Xiu Xiu, Remixed & Covered
Fans and friends of oddball musician Jamie Stewart take a crack at re-imagining selections from his catalog. Contributors run from the buzzed (Sunset Rubdown, Devendra Banhart, Kid 606) to the unknown (Cherry Point, xo skeletons).
CocoRosie, The Adventures of Ghosthorse
Our reviewer Amanda Petrusich has this to say: “On The Adventures of Ghosthorse and Stillborn, CoCoRosie’s third full-length, horses toss back their manes and neigh, children’s toys burp and squeak, found-sound samples spin and warp, drum machines sputter, bells chime, keyboards moan. Bianca chant-raps, Sierra bays with operatic aplomb and the resulting cacophony feels a little like stumbling through a flea market in some far-flung European hamlet, knocking into unfamiliar gadgets, disoriented by all the mingling. The Cassidys thrive on twisting simple keyboard melodies into big, atmospheric productions that are pretty and nightmarish at the same time, and The Adventures of Ghosthorse and Stillborn will either leave you shaking or gazing dreamily out a window.”
From Autumn to Ashes, Holding a Wolf By the Ears
I have a huge, huge soft spot for pop-emo/screamo, and what I’ve heard of this record so far sounds absolutely promising. Crossing straight-ahead, tuneful pop melodies with throat-wrenching howls, From Autumn to Ashes deliver a work that is full-throttle and unrelenting. Those utterly disinterested in more commercial music might want to avoid, but this is absolutely recommended for fans of Underoath, Senses Fail and Aiden.
Grinderman, Grinderman
Nick Cave returns to his hyper-primitive Birthday Party roots on this raw, ragged side project. eMusic’s Andrew Perry says: “The sound is accordingly loose, often primordially brutal — the words are, too. “We are sick and tired of all the self-serving grieving,” he sings on “Go Tell the Women.” “All we wanted is a little consensual rape in the afternoon, and maybe a bit more in the evening.” “No Pussy Blues,” meanwhile, unleashes all the pent-up sexual energy one might worriedly anticipate from its title, and then some. Grinderman proves that, at close on 50, some inexplicable and exhilarating fire still burns in Nick Cave. Bizarrely, for such a typecast doom merchant, he gives hope to us all.”

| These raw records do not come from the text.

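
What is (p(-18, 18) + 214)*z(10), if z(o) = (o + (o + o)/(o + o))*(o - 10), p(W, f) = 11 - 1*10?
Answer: 0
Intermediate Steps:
p(W, f) = 1 (p(W, f) = 11 - 10 = 1)
z(o) = (1 + o)*(-10 + o) (z(o) = (o + (2*o)/((2*o)))*(-10 + o) = (o + (2*o)*(1/(2*o)))*(-10 + o) = (o + 1)*(-10 + o) = (1 + o)*(-10 + o))
(p(-18, 18) + 214)*z(10) = (1 + 214)*(-10 + 10**2 - 9*10) = 215*(-10 + 100 - 90) = 215*0 = 0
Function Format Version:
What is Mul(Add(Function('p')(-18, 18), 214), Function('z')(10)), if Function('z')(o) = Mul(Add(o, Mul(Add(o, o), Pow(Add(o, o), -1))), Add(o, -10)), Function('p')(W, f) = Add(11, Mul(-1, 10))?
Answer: 0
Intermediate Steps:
Function('p')(W, f) = 1 (Function('p')(W, f) = Add(11, -10) = 1)
Function('z')(o) = Mul(Add(1, o), Add(-10, o)) (Function('z')(o) = Mul(Add(o, Mul(Mul(2, o), Pow(Mul(2, o), -1))), Add(-10, o)) = Mul(Add(o, Mul(Mul(2, o), Mul(Rational(1, 2), Pow(o, -1)))), Add(-10, o)) = Mul(Add(o, 1), Add(-10, o)) = Mul(Add(1, o), Add(-10, o)))
Mul(Add(Function('p')(-18, 18), 214), Function('z')(10)) = Mul(Add(1, 214), Add(-10, Pow(10, 2), Mul(-9, 10))) = Mul(215, Add(-10, 100, -90)) = Mul(215, 0) = 0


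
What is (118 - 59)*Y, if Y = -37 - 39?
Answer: -4484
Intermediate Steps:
Y = -76
(118 - 59)*Y = (118 - 59)*(-76) = 59*(-76) = -4484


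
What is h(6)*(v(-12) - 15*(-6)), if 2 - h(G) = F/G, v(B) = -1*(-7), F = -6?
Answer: 291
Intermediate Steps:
v(B) = 7
h(G) = 2 + 6/G (h(G) = 2 - (-6)/G = 2 + 6/G)
h(6)*(v(-12) - 15*(-6)) = (2 + 6/6)*(7 - 15*(-6)) = (2 + 6*(⅙))*(7 + 90) = (2 + 1)*97 = 3*97 = 291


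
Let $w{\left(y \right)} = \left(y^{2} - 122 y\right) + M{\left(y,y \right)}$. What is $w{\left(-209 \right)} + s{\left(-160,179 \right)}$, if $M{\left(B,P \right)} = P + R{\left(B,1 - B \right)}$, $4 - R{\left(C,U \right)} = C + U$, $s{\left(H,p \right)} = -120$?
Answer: $68853$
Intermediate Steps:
$R{\left(C,U \right)} = 4 - C - U$ ($R{\left(C,U \right)} = 4 - \left(C + U\right) = 4 - C - U$)
$M{\left(B,P \right)} = 3 + P$ ($M{\left(B,P \right)} = P - -3 = P + \left(4 - B + \left(-1 + B\right)\right) = P + 3 = 3 + P$)
$w{\left(y \right)} = 3 + y^{2} - 121 y$ ($w{\left(y \right)} = \left(y^{2} - 122 y\right) + \left(3 + y\right) = 3 + y^{2} - 121 y$)
$w{\left(-209 \right)} + s{\left(-160,179 \right)} = \left(3 + \left(-209\right)^{2} - -25289\right) - 120 = \left(3 + 43681 + 25289\right) - 120 = 68973 - 120 = 68853$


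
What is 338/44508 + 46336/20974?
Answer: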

Konono No. 1, Live in Tokyo EP
An eMusic exclusive! I’m only going to excerpt the review by editor-in-chief Michael Azerrad, but it’s as worth reading in its entirety as this EP is worth downloading: “Konono stacks dense layers of polyrhythmic junkyard percussion, thrumming three-note bass lines, topped with call-and-response vocals and their signature sound: highly amplified, distorted likembes (or thumb pianos) throwing out molten globs of repetitive melody, white-hot rivets of sound. The band cooks on this live, three-track EP recorded in Tokyo. Konono’s electric folk music is a spiritual link to ways of life that are rapidly being lost in 21st-century urban environments.”
The Rosebuds, Night of the Furies
Beloved North Carolina indie band goes new wave. In my review, I said: “Night of the Furies is jittery and juiced-up, the moment when the Rosebuds edge nervously away from the wall and over to the dancefloor. What remains unchanged is the group’s knack for sunny melodies. Even when they’re lit up with synth blips and powered by a drum machine pulse, the songs still find room for those huge, swooping choruses.” To which I’ll add: I’m not sure the whole thing works, but when it does (“Cemetary Lawns,” “Hold on to this Coat”), it’s fantastic.

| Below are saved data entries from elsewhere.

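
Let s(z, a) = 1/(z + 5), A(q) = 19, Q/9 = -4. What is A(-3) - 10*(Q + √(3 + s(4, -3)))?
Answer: 379 - 20*√7/3 ≈ 361.36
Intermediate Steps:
Q = -36 (Q = 9*(-4) = -36)
s(z, a) = 1/(5 + z)
A(-3) - 10*(Q + √(3 + s(4, -3))) = 19 - 10*(-36 + √(3 + 1/(5 + 4))) = 19 - 10*(-36 + √(3 + 1/9)) = 19 - 10*(-36 + √(3 + ⅑)) = 19 - 10*(-36 + √(28/9)) = 19 - 10*(-36 + 2*√7/3) = 19 - (-360 + 20*√7/3) = 19 + (360 - 20*√7/3) = 379 - 20*√7/3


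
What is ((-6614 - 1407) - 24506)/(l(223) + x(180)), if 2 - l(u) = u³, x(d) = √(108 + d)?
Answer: 360710280755/122978451888937 + 390324*√2/122978451888937 ≈ 0.0029331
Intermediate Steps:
l(u) = 2 - u³
((-6614 - 1407) - 24506)/(l(223) + x(180)) = ((-6614 - 1407) - 24506)/((2 - 1*223³) + √(108 + 180)) = (-8021 - 24506)/((2 - 1*11089567) + √288) = -32527/((2 - 11089567) + 12*√2) = -32527/(-11089565 + 12*√2)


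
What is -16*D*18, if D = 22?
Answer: -6336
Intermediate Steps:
-16*D*18 = -16*22*18 = -352*18 = -6336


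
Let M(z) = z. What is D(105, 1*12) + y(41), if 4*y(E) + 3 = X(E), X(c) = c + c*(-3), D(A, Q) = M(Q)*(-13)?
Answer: -709/4 ≈ -177.25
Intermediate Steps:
D(A, Q) = -13*Q (D(A, Q) = Q*(-13) = -13*Q)
X(c) = -2*c (X(c) = c - 3*c = -2*c)
y(E) = -3/4 - E/2 (y(E) = -3/4 + (-2*E)/4 = -3/4 - E/2)
D(105, 1*12) + y(41) = -13*12 + (-3/4 - 1/2*41) = -13*12 + (-3/4 - 41/2) = -156 - 85/4 = -709/4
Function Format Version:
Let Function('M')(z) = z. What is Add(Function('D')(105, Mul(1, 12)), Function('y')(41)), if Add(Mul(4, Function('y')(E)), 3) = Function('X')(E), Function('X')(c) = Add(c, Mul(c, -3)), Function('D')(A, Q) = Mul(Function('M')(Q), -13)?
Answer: Rational(-709, 4) ≈ -177.25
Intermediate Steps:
Function('D')(A, Q) = Mul(-13, Q) (Function('D')(A, Q) = Mul(Q, -13) = Mul(-13, Q))
Function('X')(c) = Mul(-2, c) (Function('X')(c) = Add(c, Mul(-3, c)) = Mul(-2, c))
Function('y')(E) = Add(Rational(-3, 4), Mul(Rational(-1, 2), E)) (Function('y')(E) = Add(Rational(-3, 4), Mul(Rational(1, 4), Mul(-2, E))) = Add(Rational(-3, 4), Mul(Rational(-1, 2), E)))
Add(Function('D')(105, Mul(1, 12)), Function('y')(41)) = Add(Mul(-13, Mul(1, 12)), Add(Rational(-3, 4), Mul(Rational(-1, 2), 41))) = Add(Mul(-13, 12), Add(Rational(-3, 4), Rational(-41, 2))) = Add(-156, Rational(-85, 4)) = Rational(-709, 4)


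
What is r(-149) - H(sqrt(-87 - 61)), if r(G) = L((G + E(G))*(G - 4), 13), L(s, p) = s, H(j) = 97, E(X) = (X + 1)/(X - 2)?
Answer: 3405056/151 ≈ 22550.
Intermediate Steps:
E(X) = (1 + X)/(-2 + X)
r(G) = (-4 + G)*(G + (1 + G)/(-2 + G)) (r(G) = (G + (1 + G)/(-2 + G))*(G - 4) = (G + (1 + G)/(-2 + G))*(-4 + G) = (-4 + G)*(G + (1 + G)/(-2 + G)))
r(-149) - H(sqrt(-87 - 61)) = (-4 + (-149)**3 - 5*(-149)**2 + 5*(-149))/(-2 - 149) - 1*97 = (-4 - 3307949 - 5*22201 - 745)/(-151) - 97 = -(-4 - 3307949 - 111005 - 745)/151 - 97 = -1/151*(-3419703) - 97 = 3419703/151 - 97 = 3405056/151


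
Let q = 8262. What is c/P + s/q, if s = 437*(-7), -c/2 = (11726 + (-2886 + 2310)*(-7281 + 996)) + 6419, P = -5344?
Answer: 15025751131/11038032 ≈ 1361.3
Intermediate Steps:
c = -7276610 (c = -2*((11726 + (-2886 + 2310)*(-7281 + 996)) + 6419) = -2*((11726 - 576*(-6285)) + 6419) = -2*((11726 + 3620160) + 6419) = -2*(3631886 + 6419) = -2*3638305 = -7276610)
s = -3059
c/P + s/q = -7276610/(-5344) - 3059/8262 = -7276610*(-1/5344) - 3059*1/8262 = 3638305/2672 - 3059/8262 = 15025751131/11038032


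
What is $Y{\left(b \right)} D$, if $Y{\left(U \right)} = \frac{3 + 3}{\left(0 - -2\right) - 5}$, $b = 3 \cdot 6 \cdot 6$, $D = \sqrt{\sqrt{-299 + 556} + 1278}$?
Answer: $- 2 \sqrt{1278 + \sqrt{257}} \approx -71.945$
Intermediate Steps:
$D = \sqrt{1278 + \sqrt{257}}$ ($D = \sqrt{\sqrt{257} + 1278} = \sqrt{1278 + \sqrt{257}} \approx 35.973$)
$b = 108$ ($b = 18 \cdot 6 = 108$)
$Y{\left(U \right)} = -2$ ($Y{\left(U \right)} = \frac{6}{\left(0 + 2\right) - 5} = \frac{6}{2 - 5} = \frac{6}{-3} = 6 \left(- \frac{1}{3}\right) = -2$)
$Y{\left(b \right)} D = - 2 \sqrt{1278 + \sqrt{257}}$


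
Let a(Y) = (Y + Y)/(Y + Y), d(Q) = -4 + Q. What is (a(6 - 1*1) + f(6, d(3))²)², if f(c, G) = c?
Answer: 1369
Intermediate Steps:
a(Y) = 1 (a(Y) = (2*Y)/((2*Y)) = (2*Y)*(1/(2*Y)) = 1)
(a(6 - 1*1) + f(6, d(3))²)² = (1 + 6²)² = (1 + 36)² = 37² = 1369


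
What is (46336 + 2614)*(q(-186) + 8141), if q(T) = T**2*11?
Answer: 19026718150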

Joe Rogan, Shiny, Happy Jihad
Rogan is probably still best known for his role as the host of Fear Factor, but Yancey tells me that lately he has emerged as a kind of confrontational comedian, working an aggressive, take-no-prisoners style. He also passed along this amazing video clip, in which Rogan storms into Carlos Mencia’s standup act and accuses him of pilfering jokes from other comedians. Be warned: the language in this makes it very NSFW, but the acrid back and forth between the two comics is amazing. Rogan lays out his case point by point, even bringing other comics up to dismantle Mencia. The whole thing builds to a spectacular, messy meltdown.



great day of releases.
everyone should really check out the two Menomena albums (not here unfortunately). they’re really great. not sure which i like better. but if anything, check out “I Am the Fun Blame Monster” just for the album art. the CD is about an inch thick book that’s a great flip book. The vinyl artwork folds out like origami and releases the record. Took me about 45 minutes to get back together.

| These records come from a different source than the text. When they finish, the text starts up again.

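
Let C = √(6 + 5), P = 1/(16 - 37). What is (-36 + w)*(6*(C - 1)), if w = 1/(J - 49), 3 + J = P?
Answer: 236214/1093 - 236214*√11/1093 ≈ -500.66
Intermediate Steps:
P = -1/21 (P = 1/(-21) = -1/21 ≈ -0.047619)
J = -64/21 (J = -3 - 1/21 = -64/21 ≈ -3.0476)
C = √11 ≈ 3.3166
w = -21/1093 (w = 1/(-64/21 - 49) = 1/(-1093/21) = -21/1093 ≈ -0.019213)
(-36 + w)*(6*(C - 1)) = (-36 - 21/1093)*(6*(√11 - 1)) = -236214*(-1 + √11)/1093 = -39369*(-6 + 6*√11)/1093 = 236214/1093 - 236214*√11/1093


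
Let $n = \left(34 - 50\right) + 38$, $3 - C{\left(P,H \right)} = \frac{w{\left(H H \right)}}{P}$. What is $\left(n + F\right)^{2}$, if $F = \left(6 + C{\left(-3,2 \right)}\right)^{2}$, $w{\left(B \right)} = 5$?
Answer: $\frac{1493284}{81} \approx 18436.0$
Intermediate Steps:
$C{\left(P,H \right)} = 3 - \frac{5}{P}$
$n = 22$ ($n = -16 + 38 = 22$)
$F = \frac{1024}{9}$ ($F = \left(6 + \left(3 - \frac{5}{-3}\right)\right)^{2} = \left(6 + \left(3 - - \frac{5}{3}\right)\right)^{2} = \left(6 + \left(3 + \frac{5}{3}\right)\right)^{2} = \left(6 + \frac{14}{3}\right)^{2} = \left(\frac{32}{3}\right)^{2} = \frac{1024}{9} \approx 113.78$)
$\left(n + F\right)^{2} = \left(22 + \frac{1024}{9}\right)^{2} = \left(\frac{1222}{9}\right)^{2} = \frac{1493284}{81}$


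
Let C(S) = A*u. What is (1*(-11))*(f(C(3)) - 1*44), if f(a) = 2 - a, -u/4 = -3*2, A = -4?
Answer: -594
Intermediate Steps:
u = 24 (u = -(-12)*2 = -4*(-6) = 24)
C(S) = -96 (C(S) = -4*24 = -96)
(1*(-11))*(f(C(3)) - 1*44) = (1*(-11))*((2 - 1*(-96)) - 1*44) = -11*((2 + 96) - 44) = -11*(98 - 44) = -11*54 = -594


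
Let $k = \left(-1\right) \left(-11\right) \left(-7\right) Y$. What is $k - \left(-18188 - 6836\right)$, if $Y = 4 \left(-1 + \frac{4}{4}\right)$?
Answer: $25024$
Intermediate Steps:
$Y = 0$ ($Y = 4 \left(-1 + 4 \cdot \frac{1}{4}\right) = 4 \left(-1 + 1\right) = 4 \cdot 0 = 0$)
$k = 0$ ($k = \left(-1\right) \left(-11\right) \left(-7\right) 0 = 11 \left(-7\right) 0 = \left(-77\right) 0 = 0$)
$k - \left(-18188 - 6836\right) = 0 - \left(-18188 - 6836\right) = 0 - -25024 = 0 + 25024 = 25024$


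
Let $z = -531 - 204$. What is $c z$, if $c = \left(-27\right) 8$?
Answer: $158760$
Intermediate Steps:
$z = -735$ ($z = -531 - 204 = -735$)
$c = -216$
$c z = \left(-216\right) \left(-735\right) = 158760$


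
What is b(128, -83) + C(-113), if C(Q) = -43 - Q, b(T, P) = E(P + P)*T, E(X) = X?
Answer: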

i wanted to say that i am majorly bummed by the rosebuds album.
others i like:
Lorraine Hunt Lieberson & Roger Vignoles, Lorraine Hunt Lieberson & Roger Vignoles: From Rob: “Lorraine Hunt Lieberson, whose premature death last year devastated the classical music world, is commemorated with this re-release of her 1998 debut recital at Wigmore Hall. The program offers something for everyone – Handel, Brahms, Mahler and her husband, composer Peter Lieberson – and rates demonstrates her tender musicality and expressiveness.”
The Paper Chase, Cntrl-Alt-Delete-U: Not great, but NOISY. The second song is cool.
Detachment Kit, : Downloaded but haven’t listened yet. The Detachment Kit are really great post-hardcore/emo stuff, and I loved their first album, They Raging, Quiet Army.
The new Cocorosie is just what I needed today. It’s SO wondrously weird. There’s some bands that sound like they’re TRYING to be weird, but they sound like normal people acting weird (Zappa for example), and then there’s artists like Cocorosie who sound like they’ve merely given up trying to sound sane and have let their true selves shine.
OK, so I’ve been looking forward to the Grinderman and Xiu Xiu albums, but where’s the new Blonde Redhead? It’s coming eventually, right?
Ditto on Blonde Redhead – where is it??? I know Emusic gets lots of pre-releases, but it drives me nuts when they do these late releases or omit entirely a CD from a label they ordinarily carry (see, e.g., Midlake). Is the label telling Emusic to hold out to try to goose mega-fans (like yrs truly) into buying the CD rather than getting the deep-mp3-discount? This record was featured on the Daily 10, inexplicably, so maybe 4AD is hoping for a breakthru? That seems bizarre to me. Or are there a bunch of dudes in a room ripping CDs and they still haven’t gotten to Blonde Redhead? Working in reverse order of importance?
I love the new Rosebuds, btw. All the songs sort of sound the same, but then, so did all the songs on the last record. But these songs all sound New Order-ish, while the last one was more indie-americana-ish (i guess). I got no problem with that.